Yum CEO David Gibbs Foregoes Salary Amid COVID-19 Pandemic
Yum CEO David Gibbs joins other CEOs and business leaders in foregoing a salary as businesses around the world struggle to combat the dire effects of the COVID-19 pandemic.
Yum, the parent company of Taco Bell, Pizza Hut, KFC and recently Habit Restaurants, announced the move in a SEC filing that noted, “Gibbs has voluntarily elected to forgo all salary compensation for the balance of 2020.” Gibbs was set to be compensated $900,000 before performance bonuses, according to SEC documments.
Gibbs has been with the company since 1989, starting as a real estate manager at Taco Bell. He moved up the ladder with stints in development at KFC, real estate at Pizza Hut and becoming CFO of Pizza Hut in 2006. Most recently, he went from CFO of Yum International to president of the international arm and then to CEO of Pizza Hut in 2014. He then moved up the executive team at Yum, starting as president and CFO, adding COO to his title and officiall taking over as CEO in January of this year.
According to the SEC filing, the $900,000 that would have been his 2020 compensation will help fund two COVID-19 relief efforts for employees. First, the company will send one-time $1,000 bonuses to the company’s nearly 1,200 general managers at Taco Bell, Habit Burger, Pizza Hut and KFC. The second response is what’s been dubbed the Yum Brands Foundation Global Employee Medical Relief Fund. The fund will provide grants to employees directly impacted by COVID-19, including those who test positive for the disease or are caring for anyone with a confirmed diagnosis. It will also provide grants for front-line workers and employees facing food insecurity. The company announced it would grow that fund further with donations.

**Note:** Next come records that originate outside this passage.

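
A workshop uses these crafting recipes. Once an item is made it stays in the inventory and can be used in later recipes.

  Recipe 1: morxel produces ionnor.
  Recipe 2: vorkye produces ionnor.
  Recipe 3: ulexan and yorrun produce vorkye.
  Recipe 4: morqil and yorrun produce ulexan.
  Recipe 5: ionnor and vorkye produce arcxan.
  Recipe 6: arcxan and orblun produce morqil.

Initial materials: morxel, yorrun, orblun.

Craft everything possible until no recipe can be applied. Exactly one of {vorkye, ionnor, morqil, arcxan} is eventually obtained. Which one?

Using Recipe 1, morxel makes ionnor.
arcxan would need ionnor and vorkye (Recipe 5), but vorkye is never obtained. morqil would need arcxan and orblun (Recipe 6), but arcxan is never obtained. vorkye would need ulexan and yorrun (Recipe 3), but ulexan is never obtained.

ionnor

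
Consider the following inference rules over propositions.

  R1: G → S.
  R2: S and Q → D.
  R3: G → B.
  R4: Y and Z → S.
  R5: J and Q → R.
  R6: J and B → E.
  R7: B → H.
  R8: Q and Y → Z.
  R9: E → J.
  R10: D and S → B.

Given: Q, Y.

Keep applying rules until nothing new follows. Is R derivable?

No

R would need J and Q (R5), but J is never established.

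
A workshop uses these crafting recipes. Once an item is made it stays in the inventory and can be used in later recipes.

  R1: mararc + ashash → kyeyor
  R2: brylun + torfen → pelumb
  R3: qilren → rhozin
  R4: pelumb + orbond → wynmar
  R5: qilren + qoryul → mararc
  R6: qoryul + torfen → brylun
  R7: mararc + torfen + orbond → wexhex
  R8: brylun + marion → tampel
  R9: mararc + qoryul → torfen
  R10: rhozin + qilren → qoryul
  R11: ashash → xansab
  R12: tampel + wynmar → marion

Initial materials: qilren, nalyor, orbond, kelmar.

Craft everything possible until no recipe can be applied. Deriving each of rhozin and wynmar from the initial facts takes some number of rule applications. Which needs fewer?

rhozin

rhozin: Using R3, qilren makes rhozin. [1 rule application]
wynmar: qilren → rhozin (R3). rhozin + qilren → qoryul (R10). Using R5, qilren and qoryul make mararc. mararc + qoryul → torfen (R9). qoryul + torfen → brylun (R6). Using R2, brylun and torfen make pelumb. pelumb + orbond → wynmar (R4). [7 rule applications]
rhozin needs fewer.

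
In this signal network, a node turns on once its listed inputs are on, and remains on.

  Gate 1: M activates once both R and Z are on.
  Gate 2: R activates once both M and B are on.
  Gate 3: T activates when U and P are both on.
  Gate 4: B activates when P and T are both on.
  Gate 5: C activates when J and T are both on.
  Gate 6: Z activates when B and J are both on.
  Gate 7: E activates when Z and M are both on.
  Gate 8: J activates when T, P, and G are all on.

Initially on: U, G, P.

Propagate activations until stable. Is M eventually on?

No

M would need R and Z (Gate 1), but R never turns on.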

Gibbs said the company would continue to look for ways to help stressed employees as it operates through the pandemic.
“Working together, we can limit the spread of COVID-19 while offering convenient, affordable food in a low contact environment,” said Gibbs in a statement. “But our employees—like millions of others—are worried and our franchisees are under stress. We need to support them so they can be there for our customers. As the situation changes rapidly, KFC, Pizza Hut, Taco Bell and The Habit Burger Grill will keep finding ways to help.”
Gibbs joins a growing number of CEOs and business leaders in foregoing their salary during the crisis.
Hilton CEO Arne Sorenson gave up his salary for 2020 as sales fell 75 percent in most markets.
Daniel DeLeon, president and CEO of the full-service diner concept Grumpy's forfeited two months of his salary to fund an employee relief fund as well.
Outside the franchise industry, Darden Restaurants CEO Gene Lee gave up his salary, and David Overton, CEO of Cheesecake Factory, is taking a 20 percent pay cut. CEOs at Ford, General Motors, Boeing, Lyft, Dick’s Sporting Goods, AMC and Disney are all foregoing their 2020 salary or taking vastly reduced pay.